On Sep 28, 2017, at 7:07 AM, Larry McVoy
<lm(a)mcvoy.com> wrote:
On Thu, Sep 28, 2017 at 07:49:17AM -0600, arnold(a)skeeve.com wrote:
Kevin Bowling <kevin.bowling(a)kev009.com>
wrote:
I guess alternatively, what was interesting or
neat, about RFS, if
anything? And what was bad?
Good: Stateful implementation, remote devices worked.
I'd argue that stateful is really hard to get right when machines panic
or reboot. Maybe you can do it on the client but how does one save all
that state on the server when the server crashes?
NFS seems simple in hindsight but like a lot of things, getting to that
simple wasn't chance, it was designed to be stateless because nobody
had a way to save the state in any reasonable way.
I have some first hand experience with this.... in 1984.
Valid Logic Systems Inc, an early VLSI design vendor hired me
as a contractor to fix bugs in this funky ethernet driver they
had (from Lucas films, IIRC) that did some remote file
operations. I proposed that instead I do a "proper" networked
file system and to my amazement they agreed to let me build a
prototype.
I first built an RPC layer (ethertype 1600 -- see RFC 1700!)

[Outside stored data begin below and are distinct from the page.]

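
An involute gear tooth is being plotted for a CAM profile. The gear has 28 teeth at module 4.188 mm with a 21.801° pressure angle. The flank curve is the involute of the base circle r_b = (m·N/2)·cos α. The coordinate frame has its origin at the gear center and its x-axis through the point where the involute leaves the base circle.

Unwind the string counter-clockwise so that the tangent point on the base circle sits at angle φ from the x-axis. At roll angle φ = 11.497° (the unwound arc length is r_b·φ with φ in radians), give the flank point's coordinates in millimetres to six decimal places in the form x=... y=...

x=55.523569 y=0.146023

pitch radius r_p = m·N/2 = 4.188·28/2 = 58.632000
base radius r_b = r_p·cos α = 58.632000·cos 21.801° = 54.438601
roll angle φ = 11.497° = 0.20066050 rad
x = r_b·(cos φ + φ·sin φ) = 54.438601·(0.97993514 + 0.20066050·0.19931663) = 55.523569
y = r_b·(sin φ − φ·cos φ) = 54.438601·(0.19931663 − 0.20066050·0.97993514) = 0.146023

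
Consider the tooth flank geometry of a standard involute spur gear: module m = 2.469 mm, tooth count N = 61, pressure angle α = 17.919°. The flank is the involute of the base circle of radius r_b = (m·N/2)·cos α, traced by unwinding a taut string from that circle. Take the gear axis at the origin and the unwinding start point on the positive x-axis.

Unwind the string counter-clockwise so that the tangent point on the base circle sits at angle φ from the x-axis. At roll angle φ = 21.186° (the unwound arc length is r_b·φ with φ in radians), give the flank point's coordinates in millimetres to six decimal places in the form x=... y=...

pitch radius r_p = m·N/2 = 2.469·61/2 = 75.304500
base radius r_b = r_p·cos α = 75.304500·cos 17.919° = 71.651662
roll angle φ = 21.186° = 0.36976546 rad
x = r_b·(cos φ + φ·sin φ) = 71.651662·(0.93241213 + 0.36976546·0.36139675) = 76.383836
y = r_b·(sin φ − φ·cos φ) = 71.651662·(0.36139675 − 0.36976546·0.93241213) = 1.191062

x=76.383836 y=1.191062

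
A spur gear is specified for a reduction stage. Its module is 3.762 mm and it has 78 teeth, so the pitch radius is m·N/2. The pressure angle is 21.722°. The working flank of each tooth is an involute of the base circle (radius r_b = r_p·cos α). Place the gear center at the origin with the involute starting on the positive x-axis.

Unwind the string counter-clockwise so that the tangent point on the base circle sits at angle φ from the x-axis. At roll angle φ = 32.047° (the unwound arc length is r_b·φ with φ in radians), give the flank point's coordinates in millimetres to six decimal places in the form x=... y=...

x=155.981240 y=7.704061

pitch radius r_p = m·N/2 = 3.762·78/2 = 146.718000
base radius r_b = r_p·cos α = 146.718000·cos 21.722° = 136.299633
roll angle φ = 32.047° = 0.55932567 rad
x = r_b·(cos φ + φ·sin φ) = 136.299633·(0.84761312 + 0.55932567·0.53061474) = 155.981240
y = r_b·(sin φ − φ·cos φ) = 136.299633·(0.53061474 − 0.55932567·0.84761312) = 7.704061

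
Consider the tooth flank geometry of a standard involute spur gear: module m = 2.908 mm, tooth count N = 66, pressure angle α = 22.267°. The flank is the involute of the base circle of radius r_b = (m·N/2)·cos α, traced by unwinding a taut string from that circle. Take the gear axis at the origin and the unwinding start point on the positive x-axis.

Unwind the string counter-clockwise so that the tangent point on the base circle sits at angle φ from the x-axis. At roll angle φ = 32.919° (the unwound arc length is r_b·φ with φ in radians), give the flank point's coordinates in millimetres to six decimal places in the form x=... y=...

pitch radius r_p = m·N/2 = 2.908·66/2 = 95.964000
base radius r_b = r_p·cos α = 95.964000·cos 22.267° = 88.807784
roll angle φ = 32.919° = 0.57454494 rad
x = r_b·(cos φ + φ·sin φ) = 88.807784·(0.83943969 + 0.57454494·0.54345285) = 102.277951
y = r_b·(sin φ − φ·cos φ) = 88.807784·(0.54345285 − 0.57454494·0.83943969) = 5.431220

x=102.277951 y=5.431220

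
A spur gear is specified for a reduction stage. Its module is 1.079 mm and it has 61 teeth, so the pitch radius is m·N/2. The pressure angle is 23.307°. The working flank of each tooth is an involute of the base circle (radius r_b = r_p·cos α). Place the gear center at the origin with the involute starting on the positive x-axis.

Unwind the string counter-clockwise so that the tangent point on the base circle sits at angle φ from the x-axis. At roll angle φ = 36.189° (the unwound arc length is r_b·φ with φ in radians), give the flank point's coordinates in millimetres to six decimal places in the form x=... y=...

pitch radius r_p = m·N/2 = 1.079·61/2 = 32.909500
base radius r_b = r_p·cos α = 32.909500·cos 23.307° = 30.224021
roll angle φ = 36.189° = 0.63161720 rad
x = r_b·(cos φ + φ·sin φ) = 30.224021·(0.80707369 + 0.63161720·0.59045073) = 35.664723
y = r_b·(sin φ − φ·cos φ) = 30.224021·(0.59045073 − 0.63161720·0.80707369) = 2.438749

x=35.664723 y=2.438749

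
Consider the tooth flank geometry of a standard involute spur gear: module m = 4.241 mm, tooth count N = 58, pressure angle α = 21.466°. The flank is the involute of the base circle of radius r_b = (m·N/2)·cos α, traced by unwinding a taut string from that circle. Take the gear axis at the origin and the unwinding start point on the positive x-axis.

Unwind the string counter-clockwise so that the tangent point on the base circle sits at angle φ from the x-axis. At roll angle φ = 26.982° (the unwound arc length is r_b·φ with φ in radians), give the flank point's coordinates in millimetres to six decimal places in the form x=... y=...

pitch radius r_p = m·N/2 = 4.241·58/2 = 122.989000
base radius r_b = r_p·cos α = 122.989000·cos 21.466° = 114.457855
roll angle φ = 26.982° = 0.47092474 rad
x = r_b·(cos φ + φ·sin φ) = 114.457855·(0.89114911 + 0.47092474·0.45371056) = 126.454484
y = r_b·(sin φ − φ·cos φ) = 114.457855·(0.45371056 − 0.47092474·0.89114911) = 3.896878

x=126.454484 y=3.896878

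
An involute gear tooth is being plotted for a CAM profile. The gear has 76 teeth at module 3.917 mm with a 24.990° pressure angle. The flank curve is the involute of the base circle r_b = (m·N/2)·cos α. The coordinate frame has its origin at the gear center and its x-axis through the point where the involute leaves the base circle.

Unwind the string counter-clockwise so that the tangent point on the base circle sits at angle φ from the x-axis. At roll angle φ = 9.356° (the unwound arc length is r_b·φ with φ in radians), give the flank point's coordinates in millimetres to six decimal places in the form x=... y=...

pitch radius r_p = m·N/2 = 3.917·76/2 = 148.846000
base radius r_b = r_p·cos α = 148.846000·cos 24.990° = 134.911266
roll angle φ = 9.356° = 0.16329300 rad
x = r_b·(cos φ + φ·sin φ) = 134.911266·(0.98669730 + 0.16329300·0.16256828) = 136.697971
y = r_b·(sin φ − φ·cos φ) = 134.911266·(0.16256828 − 0.16329300·0.98669730) = 0.195286

x=136.697971 y=0.195286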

and then EFS (extended FS) that allowed access to remote
files. Being a one man team I punted on generality. Just
hand-built separate marshall/unmarshall function for each
remote procedure. No mounts. Every node's FS was visible to
everyone else (subject to Unix permissions). /net/ path prefix
was for remote files.
All this took about 2-3 months. Performance was decent for a
1984 era workstation. Encouraged by the progress I suggested
we add in missing functionality such as the ability to chdir
to a remote dir etc. Yes, state! And complications!
On bootup every node advertized its presence & a "generation"

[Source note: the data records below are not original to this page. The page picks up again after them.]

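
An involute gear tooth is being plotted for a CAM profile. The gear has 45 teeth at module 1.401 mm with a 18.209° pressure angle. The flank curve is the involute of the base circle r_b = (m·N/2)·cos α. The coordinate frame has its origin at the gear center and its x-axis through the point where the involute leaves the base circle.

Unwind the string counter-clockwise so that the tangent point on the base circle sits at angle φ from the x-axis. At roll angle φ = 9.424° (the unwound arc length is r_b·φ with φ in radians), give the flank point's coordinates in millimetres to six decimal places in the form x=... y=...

pitch radius r_p = m·N/2 = 1.401·45/2 = 31.522500
base radius r_b = r_p·cos α = 31.522500·cos 18.209° = 29.943947
roll angle φ = 9.424° = 0.16447983 rad
x = r_b·(cos φ + φ·sin φ) = 29.943947·(0.98650366 + 0.16447983·0.16373920) = 30.346258
y = r_b·(sin φ − φ·cos φ) = 29.943947·(0.16373920 − 0.16447983·0.98650366) = 0.044295

x=30.346258 y=0.044295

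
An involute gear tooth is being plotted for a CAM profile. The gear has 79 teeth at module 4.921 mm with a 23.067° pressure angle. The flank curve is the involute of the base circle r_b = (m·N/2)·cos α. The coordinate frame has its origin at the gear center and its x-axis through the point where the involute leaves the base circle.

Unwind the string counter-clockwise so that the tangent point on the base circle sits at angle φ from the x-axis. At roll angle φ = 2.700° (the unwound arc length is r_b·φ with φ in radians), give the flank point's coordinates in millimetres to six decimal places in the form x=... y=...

pitch radius r_p = m·N/2 = 4.921·79/2 = 194.379500
base radius r_b = r_p·cos α = 194.379500·cos 23.067° = 178.838337
roll angle φ = 2.700° = 0.04712389 rad
x = r_b·(cos φ + φ·sin φ) = 178.838337·(0.99888987 + 0.04712389·0.04710645) = 179.036796
y = r_b·(sin φ − φ·cos φ) = 178.838337·(0.04710645 − 0.04712389·0.99888987) = 0.006237

x=179.036796 y=0.006237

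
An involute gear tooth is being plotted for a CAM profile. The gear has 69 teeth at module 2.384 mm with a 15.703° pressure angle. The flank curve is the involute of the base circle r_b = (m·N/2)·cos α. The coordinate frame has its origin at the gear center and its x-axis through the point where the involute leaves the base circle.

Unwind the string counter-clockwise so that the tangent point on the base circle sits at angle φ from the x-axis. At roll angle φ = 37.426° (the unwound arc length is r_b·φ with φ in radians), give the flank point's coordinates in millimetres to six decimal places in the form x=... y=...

pitch radius r_p = m·N/2 = 2.384·69/2 = 82.248000
base radius r_b = r_p·cos α = 82.248000·cos 15.703° = 79.178305
roll angle φ = 37.426° = 0.65320693 rad
x = r_b·(cos φ + φ·sin φ) = 79.178305·(0.79413892 + 0.65320693·0.60773627) = 94.310583
y = r_b·(sin φ − φ·cos φ) = 79.178305·(0.60773627 − 0.65320693·0.79413892) = 7.046808

x=94.310583 y=7.046808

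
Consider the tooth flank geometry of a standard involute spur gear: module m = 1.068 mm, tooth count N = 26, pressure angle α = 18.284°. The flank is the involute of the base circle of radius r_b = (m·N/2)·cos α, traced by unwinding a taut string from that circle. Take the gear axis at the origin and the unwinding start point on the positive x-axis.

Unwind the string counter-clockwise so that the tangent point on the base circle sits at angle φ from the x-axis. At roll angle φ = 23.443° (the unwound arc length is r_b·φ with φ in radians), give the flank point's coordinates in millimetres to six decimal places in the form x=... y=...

pitch radius r_p = m·N/2 = 1.068·26/2 = 13.884000
base radius r_b = r_p·cos α = 13.884000·cos 18.284° = 13.183040
roll angle φ = 23.443° = 0.40915754 rad
x = r_b·(cos φ + φ·sin φ) = 13.183040·(0.91745631 + 0.40915754·0.39783655) = 14.240770
y = r_b·(sin φ − φ·cos φ) = 13.183040·(0.39783655 − 0.40915754·0.91745631) = 0.295991

x=14.240770 y=0.295991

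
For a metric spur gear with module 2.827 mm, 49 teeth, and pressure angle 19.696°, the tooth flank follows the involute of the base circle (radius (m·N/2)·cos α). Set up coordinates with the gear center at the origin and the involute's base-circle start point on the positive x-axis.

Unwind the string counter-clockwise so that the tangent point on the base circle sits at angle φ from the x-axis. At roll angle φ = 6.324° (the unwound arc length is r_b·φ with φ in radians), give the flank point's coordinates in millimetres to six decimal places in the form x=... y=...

x=65.605291 y=0.029192

pitch radius r_p = m·N/2 = 2.827·49/2 = 69.261500
base radius r_b = r_p·cos α = 69.261500·cos 19.696° = 65.209292
roll angle φ = 6.324° = 0.11037462 rad
x = r_b·(cos φ + φ·sin φ) = 65.209292·(0.99391490 + 0.11037462·0.11015065) = 65.605291
y = r_b·(sin φ − φ·cos φ) = 65.209292·(0.11015065 − 0.11037462·0.99391490) = 0.029192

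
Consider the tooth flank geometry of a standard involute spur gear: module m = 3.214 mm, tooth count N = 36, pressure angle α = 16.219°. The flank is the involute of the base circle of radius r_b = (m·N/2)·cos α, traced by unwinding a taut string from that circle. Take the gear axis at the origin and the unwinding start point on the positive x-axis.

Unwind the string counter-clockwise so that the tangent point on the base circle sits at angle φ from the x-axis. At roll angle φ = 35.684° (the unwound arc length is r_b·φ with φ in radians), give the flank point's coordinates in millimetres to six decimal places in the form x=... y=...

x=65.300534 y=4.302016

pitch radius r_p = m·N/2 = 3.214·36/2 = 57.852000
base radius r_b = r_p·cos α = 57.852000·cos 16.219° = 55.549555
roll angle φ = 35.684° = 0.62280329 rad
x = r_b·(cos φ + φ·sin φ) = 55.549555·(0.81224645 + 0.62280329·0.58331441) = 65.300534
y = r_b·(sin φ − φ·cos φ) = 55.549555·(0.58331441 − 0.62280329·0.81224645) = 4.302016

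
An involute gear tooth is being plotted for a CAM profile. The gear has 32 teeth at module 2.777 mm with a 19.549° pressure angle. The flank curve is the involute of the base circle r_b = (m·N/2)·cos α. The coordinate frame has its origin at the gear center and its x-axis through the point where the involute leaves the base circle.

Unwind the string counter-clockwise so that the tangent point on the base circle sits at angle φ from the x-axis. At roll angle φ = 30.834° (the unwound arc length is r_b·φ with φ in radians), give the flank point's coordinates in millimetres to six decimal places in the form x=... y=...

pitch radius r_p = m·N/2 = 2.777·32/2 = 44.432000
base radius r_b = r_p·cos α = 44.432000·cos 19.549° = 41.870747
roll angle φ = 30.834° = 0.53815482 rad
x = r_b·(cos φ + φ·sin φ) = 41.870747·(0.85865589 + 0.53815482·0.51255249) = 47.501881
y = r_b·(sin φ − φ·cos φ) = 41.870747·(0.51255249 − 0.53815482·0.85865589) = 2.112910

x=47.501881 y=2.112910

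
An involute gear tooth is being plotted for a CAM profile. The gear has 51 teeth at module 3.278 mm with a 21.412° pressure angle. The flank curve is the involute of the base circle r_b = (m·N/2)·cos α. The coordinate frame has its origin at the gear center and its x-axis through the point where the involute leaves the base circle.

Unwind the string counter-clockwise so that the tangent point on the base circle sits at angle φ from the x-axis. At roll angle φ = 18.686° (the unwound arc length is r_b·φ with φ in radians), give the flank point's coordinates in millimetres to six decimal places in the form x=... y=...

pitch radius r_p = m·N/2 = 3.278·51/2 = 83.589000
base radius r_b = r_p·cos α = 83.589000·cos 21.412° = 77.819635
roll angle φ = 18.686° = 0.32613222 rad
x = r_b·(cos φ + φ·sin φ) = 77.819635·(0.94728859 + 0.32613222·0.32038153) = 81.848773
y = r_b·(sin φ − φ·cos φ) = 77.819635·(0.32038153 − 0.32613222·0.94728859) = 0.890272

x=81.848773 y=0.890272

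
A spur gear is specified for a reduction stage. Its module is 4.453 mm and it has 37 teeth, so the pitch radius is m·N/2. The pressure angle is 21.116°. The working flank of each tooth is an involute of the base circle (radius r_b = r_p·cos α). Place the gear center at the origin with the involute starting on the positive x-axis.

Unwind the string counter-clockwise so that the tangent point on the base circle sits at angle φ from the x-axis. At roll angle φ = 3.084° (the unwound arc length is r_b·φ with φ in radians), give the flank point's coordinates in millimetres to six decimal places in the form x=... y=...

x=76.960138 y=0.003994

pitch radius r_p = m·N/2 = 4.453·37/2 = 82.380500
base radius r_b = r_p·cos α = 82.380500·cos 21.116° = 76.848894
roll angle φ = 3.084° = 0.05382595 rad
x = r_b·(cos φ + φ·sin φ) = 76.848894·(0.99855173 + 0.05382595·0.05379997) = 76.960138
y = r_b·(sin φ − φ·cos φ) = 76.848894·(0.05379997 − 0.05382595·0.99855173) = 0.003994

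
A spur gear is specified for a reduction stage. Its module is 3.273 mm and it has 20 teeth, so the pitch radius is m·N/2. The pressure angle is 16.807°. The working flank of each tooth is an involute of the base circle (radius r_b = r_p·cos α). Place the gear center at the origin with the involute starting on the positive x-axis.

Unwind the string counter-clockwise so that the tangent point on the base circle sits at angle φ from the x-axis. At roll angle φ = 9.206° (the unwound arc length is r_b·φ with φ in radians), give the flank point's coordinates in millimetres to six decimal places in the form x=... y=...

x=31.733744 y=0.043210

pitch radius r_p = m·N/2 = 3.273·20/2 = 32.730000
base radius r_b = r_p·cos α = 32.730000·cos 16.807° = 31.331911
roll angle φ = 9.206° = 0.16067501 rad
x = r_b·(cos φ + φ·sin φ) = 31.331911·(0.98711952 + 0.16067501·0.15998456) = 31.733744
y = r_b·(sin φ − φ·cos φ) = 31.331911·(0.15998456 − 0.16067501·0.98711952) = 0.043210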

number (incremented by 1 from the last gen) so that other
nodes can drop old outstanding state -- not unlike a disk
dying but still messy to clean things up. Next had to make
scheduling priority for remote operations to be interruptible.

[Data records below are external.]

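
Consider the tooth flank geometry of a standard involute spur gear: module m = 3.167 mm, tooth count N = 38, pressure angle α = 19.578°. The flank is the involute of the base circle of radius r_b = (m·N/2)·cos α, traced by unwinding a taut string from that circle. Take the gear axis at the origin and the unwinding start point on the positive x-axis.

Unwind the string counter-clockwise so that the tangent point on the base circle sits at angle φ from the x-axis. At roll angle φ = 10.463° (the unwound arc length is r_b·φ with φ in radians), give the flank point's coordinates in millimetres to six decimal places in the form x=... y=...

pitch radius r_p = m·N/2 = 3.167·38/2 = 60.173000
base radius r_b = r_p·cos α = 60.173000·cos 19.578° = 56.694169
roll angle φ = 10.463° = 0.18261380 rad
x = r_b·(cos φ + φ·sin φ) = 56.694169·(0.98337239 + 0.18261380·0.18160053) = 57.631616
y = r_b·(sin φ − φ·cos φ) = 56.694169·(0.18160053 − 0.18261380·0.98337239) = 0.114701

x=57.631616 y=0.114701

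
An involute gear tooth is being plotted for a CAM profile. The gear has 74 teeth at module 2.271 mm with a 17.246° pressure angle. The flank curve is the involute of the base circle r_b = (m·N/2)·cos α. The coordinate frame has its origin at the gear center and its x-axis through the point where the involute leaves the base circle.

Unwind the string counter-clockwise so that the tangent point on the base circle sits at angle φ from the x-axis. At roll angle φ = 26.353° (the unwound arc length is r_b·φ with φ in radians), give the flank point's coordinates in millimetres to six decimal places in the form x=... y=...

x=88.293912 y=2.548157

pitch radius r_p = m·N/2 = 2.271·74/2 = 84.027000
base radius r_b = r_p·cos α = 84.027000·cos 17.246° = 80.249200
roll angle φ = 26.353° = 0.45994662 rad
x = r_b·(cos φ + φ·sin φ) = 80.249200·(0.89607620 + 0.45994662·0.44390027) = 88.293912
y = r_b·(sin φ − φ·cos φ) = 80.249200·(0.44390027 − 0.45994662·0.89607620) = 2.548157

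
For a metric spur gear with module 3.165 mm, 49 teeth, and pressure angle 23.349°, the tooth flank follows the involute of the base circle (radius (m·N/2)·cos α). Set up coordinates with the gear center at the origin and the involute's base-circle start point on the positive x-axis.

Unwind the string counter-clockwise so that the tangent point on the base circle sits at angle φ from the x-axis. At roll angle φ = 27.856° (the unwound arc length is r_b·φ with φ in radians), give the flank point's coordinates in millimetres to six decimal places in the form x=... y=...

x=79.115534 y=2.663178

pitch radius r_p = m·N/2 = 3.165·49/2 = 77.542500
base radius r_b = r_p·cos α = 77.542500·cos 23.349° = 71.192372
roll angle φ = 27.856° = 0.48617892 rad
x = r_b·(cos φ + φ·sin φ) = 71.192372·(0.88412471 + 0.48617892·0.46725099) = 79.115534
y = r_b·(sin φ − φ·cos φ) = 71.192372·(0.46725099 − 0.48617892·0.88412471) = 2.663178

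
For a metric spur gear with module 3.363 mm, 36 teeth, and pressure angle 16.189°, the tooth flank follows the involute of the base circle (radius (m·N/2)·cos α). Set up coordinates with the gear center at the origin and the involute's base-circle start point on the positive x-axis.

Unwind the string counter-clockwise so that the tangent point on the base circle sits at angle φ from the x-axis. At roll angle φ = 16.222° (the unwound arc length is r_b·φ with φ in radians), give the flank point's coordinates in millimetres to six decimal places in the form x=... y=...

pitch radius r_p = m·N/2 = 3.363·36/2 = 60.534000
base radius r_b = r_p·cos α = 60.534000·cos 16.189° = 58.133659
roll angle φ = 16.222° = 0.28312731 rad
x = r_b·(cos φ + φ·sin φ) = 58.133659·(0.96018649 + 0.28312731·0.27935981) = 60.417201
y = r_b·(sin φ − φ·cos φ) = 58.133659·(0.27935981 − 0.28312731·0.96018649) = 0.436281

x=60.417201 y=0.436281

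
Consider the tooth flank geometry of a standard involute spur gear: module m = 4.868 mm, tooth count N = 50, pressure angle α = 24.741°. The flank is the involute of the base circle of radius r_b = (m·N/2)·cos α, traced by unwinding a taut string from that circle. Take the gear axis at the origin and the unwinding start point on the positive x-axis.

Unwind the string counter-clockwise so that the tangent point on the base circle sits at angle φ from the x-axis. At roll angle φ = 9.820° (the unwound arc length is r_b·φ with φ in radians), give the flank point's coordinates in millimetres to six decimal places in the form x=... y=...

pitch radius r_p = m·N/2 = 4.868·50/2 = 121.700000
base radius r_b = r_p·cos α = 121.700000·cos 24.741° = 110.529026
roll angle φ = 9.820° = 0.17139133 rad
x = r_b·(cos φ + φ·sin φ) = 110.529026·(0.98534842 + 0.17139133·0.17055346) = 112.140518
y = r_b·(sin φ − φ·cos φ) = 110.529026·(0.17055346 − 0.17139133·0.98534842) = 0.184946

x=112.140518 y=0.184946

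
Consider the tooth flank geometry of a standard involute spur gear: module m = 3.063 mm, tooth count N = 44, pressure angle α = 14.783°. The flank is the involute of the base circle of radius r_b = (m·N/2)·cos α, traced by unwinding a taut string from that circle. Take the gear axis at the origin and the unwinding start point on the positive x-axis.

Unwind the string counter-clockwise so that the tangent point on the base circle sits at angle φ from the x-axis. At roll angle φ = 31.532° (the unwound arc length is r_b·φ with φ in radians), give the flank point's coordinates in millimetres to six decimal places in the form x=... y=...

x=74.287698 y=3.511602

pitch radius r_p = m·N/2 = 3.063·44/2 = 67.386000
base radius r_b = r_p·cos α = 67.386000·cos 14.783° = 65.155465
roll angle φ = 31.532° = 0.55033722 rad
x = r_b·(cos φ + φ·sin φ) = 65.155465·(0.85234821 + 0.55033722·0.52297469) = 74.287698
y = r_b·(sin φ − φ·cos φ) = 65.155465·(0.52297469 − 0.55033722·0.85234821) = 3.511602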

People didn't like "cd /net/foo" hanging indefinitely! unlink
and mv were a problem (machine A wouldn't know if machine B
did this). rm was easy to fix -- just add a refcount for every
remote machine with an open. mv not so. I don't think I ever
solved this. Local FS read/write are atomic so I tried very
hard to make the remote read/writes atomic as well. This can
get interesting in presence of a node crashing....
At about this time, Sun gave a presentation on NFS to Valid.
I suspect Valid also realized that doing this properly was
a much bigger than a one man project. Result: they terminated
the project. It was a fun project while it lasted. The fact
this much was done was thanks to a lot of invaluable help
from my friend Jamie Markevitch (also a contractor @ Valid
at that point).
At the time I thought all of these stateful problems were
solvable given more time but now I am not so sure. But as
a result of that belief I never really liked NFS. I felt
they took the easy way out.